Politifact.com also dispels the pro-abortion Obama myth that the Stupak Amendment would affect almost every woman in America. Politifact points out that Stupak only covers the virtual marketplace for insurance coverage that is created by the bill and that this virtual marketplace only covers the self-employed and small business owners. They point out that this virtual marketplace “would serve at most a small fraction of Americans.”

The day after the Stupak Amendment passed, Planned Parenthood announced that they would go to their ally in the White House to get the abortion language fixed. After all, Obama promised during the ’08 campaign that he would put “reproductive health care” at the “center of health care reform.” The very next day Obama began parroting the now demonstrably false talking points of the abortion industry.

The abortion lobby certainly knows who their friends and opponents are. Even now, they are demanding that the Catholic Church lose its non-profit status because its role in promoting the Stupak Amendment.
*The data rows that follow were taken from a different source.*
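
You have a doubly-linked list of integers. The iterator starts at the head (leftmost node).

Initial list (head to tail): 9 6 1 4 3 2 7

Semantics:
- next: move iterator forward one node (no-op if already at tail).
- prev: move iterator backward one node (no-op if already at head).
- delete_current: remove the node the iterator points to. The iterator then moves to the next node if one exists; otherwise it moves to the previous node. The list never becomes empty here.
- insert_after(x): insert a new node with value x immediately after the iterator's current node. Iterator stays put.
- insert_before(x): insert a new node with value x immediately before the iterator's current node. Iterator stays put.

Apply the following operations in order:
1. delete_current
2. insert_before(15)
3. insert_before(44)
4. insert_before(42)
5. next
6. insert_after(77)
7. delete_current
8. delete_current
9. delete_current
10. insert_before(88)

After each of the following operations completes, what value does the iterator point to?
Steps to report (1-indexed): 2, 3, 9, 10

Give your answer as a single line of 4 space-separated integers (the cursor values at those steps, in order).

After 1 (delete_current): list=[6, 1, 4, 3, 2, 7] cursor@6
After 2 (insert_before(15)): list=[15, 6, 1, 4, 3, 2, 7] cursor@6
After 3 (insert_before(44)): list=[15, 44, 6, 1, 4, 3, 2, 7] cursor@6
After 4 (insert_before(42)): list=[15, 44, 42, 6, 1, 4, 3, 2, 7] cursor@6
After 5 (next): list=[15, 44, 42, 6, 1, 4, 3, 2, 7] cursor@1
After 6 (insert_after(77)): list=[15, 44, 42, 6, 1, 77, 4, 3, 2, 7] cursor@1
After 7 (delete_current): list=[15, 44, 42, 6, 77, 4, 3, 2, 7] cursor@77
After 8 (delete_current): list=[15, 44, 42, 6, 4, 3, 2, 7] cursor@4
After 9 (delete_current): list=[15, 44, 42, 6, 3, 2, 7] cursor@3
After 10 (insert_before(88)): list=[15, 44, 42, 6, 88, 3, 2, 7] cursor@3

Answer: 6 6 3 3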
Obama has repeatedly shown that he is not really interested in common ground on abortion. Ironically, no issue is more “common-ground” than federal funding of abortion: polls and public policy surveys show that most Americans, even pro-choice Americans, oppose federal funding of abortion. That’s why the Stupak amendment passed with wide bi-partisan support, garnering even more votes than the final bill received.
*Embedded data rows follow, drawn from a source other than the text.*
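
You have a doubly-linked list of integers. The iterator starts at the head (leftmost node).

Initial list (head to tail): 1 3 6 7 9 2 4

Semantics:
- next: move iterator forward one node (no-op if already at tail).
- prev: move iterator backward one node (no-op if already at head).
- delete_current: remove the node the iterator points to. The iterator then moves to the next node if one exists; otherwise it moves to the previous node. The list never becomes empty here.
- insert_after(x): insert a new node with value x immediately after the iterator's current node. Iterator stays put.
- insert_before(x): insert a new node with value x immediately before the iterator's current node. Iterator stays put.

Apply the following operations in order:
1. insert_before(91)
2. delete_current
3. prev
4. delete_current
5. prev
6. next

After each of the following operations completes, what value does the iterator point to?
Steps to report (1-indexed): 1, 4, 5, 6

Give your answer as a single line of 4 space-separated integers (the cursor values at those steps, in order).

Answer: 1 3 3 6

Derivation:
After 1 (insert_before(91)): list=[91, 1, 3, 6, 7, 9, 2, 4] cursor@1
After 2 (delete_current): list=[91, 3, 6, 7, 9, 2, 4] cursor@3
After 3 (prev): list=[91, 3, 6, 7, 9, 2, 4] cursor@91
After 4 (delete_current): list=[3, 6, 7, 9, 2, 4] cursor@3
After 5 (prev): list=[3, 6, 7, 9, 2, 4] cursor@3
After 6 (next): list=[3, 6, 7, 9, 2, 4] cursor@6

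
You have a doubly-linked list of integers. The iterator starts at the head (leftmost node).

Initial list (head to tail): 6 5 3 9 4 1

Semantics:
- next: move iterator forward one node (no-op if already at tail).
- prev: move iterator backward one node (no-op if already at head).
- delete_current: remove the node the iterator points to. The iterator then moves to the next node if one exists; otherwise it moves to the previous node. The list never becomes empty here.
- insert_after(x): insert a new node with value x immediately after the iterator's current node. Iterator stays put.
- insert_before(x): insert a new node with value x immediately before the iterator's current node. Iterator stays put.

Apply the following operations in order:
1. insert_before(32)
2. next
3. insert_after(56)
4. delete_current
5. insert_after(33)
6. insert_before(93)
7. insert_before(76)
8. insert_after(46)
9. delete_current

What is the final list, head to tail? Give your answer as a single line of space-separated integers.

Answer: 32 6 93 76 46 33 3 9 4 1

Derivation:
After 1 (insert_before(32)): list=[32, 6, 5, 3, 9, 4, 1] cursor@6
After 2 (next): list=[32, 6, 5, 3, 9, 4, 1] cursor@5
After 3 (insert_after(56)): list=[32, 6, 5, 56, 3, 9, 4, 1] cursor@5
After 4 (delete_current): list=[32, 6, 56, 3, 9, 4, 1] cursor@56
After 5 (insert_after(33)): list=[32, 6, 56, 33, 3, 9, 4, 1] cursor@56
After 6 (insert_before(93)): list=[32, 6, 93, 56, 33, 3, 9, 4, 1] cursor@56
After 7 (insert_before(76)): list=[32, 6, 93, 76, 56, 33, 3, 9, 4, 1] cursor@56
After 8 (insert_after(46)): list=[32, 6, 93, 76, 56, 46, 33, 3, 9, 4, 1] cursor@56
After 9 (delete_current): list=[32, 6, 93, 76, 46, 33, 3, 9, 4, 1] cursor@46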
Yet Obama-of-the-common-ground opposes Stupak. And so I ask: At long last, may we call a halt to the common-ground conversation that gullible Catholics believe they can have with the Obama Administration about abortion? Can we finally call a halt to the wishful thinking of those in the Vatican who are undermining the American pro-life movement by giving aid and comfort to Obama’s aggressive abortion policy?

Barack Obama and the pro-abortion Democrats are not seeking common ground. They do not want compromise . . . except from us. What they want is to win. For them “common ground,” compromise, and dialogue are merely strategies of war. Sad to say, dialogue is cat-nip for gullible Catholics – both here and in Rome.

Austin Ruse is the President of the New York and Washington, D.C.-based Center for Family & Human Rights (C-Fam), a research institute that focuses exclusively on international social policy. The opinions expressed here are Mr. Ruse’s alone and do not necessarily reflect the policies or positions of C-Fam.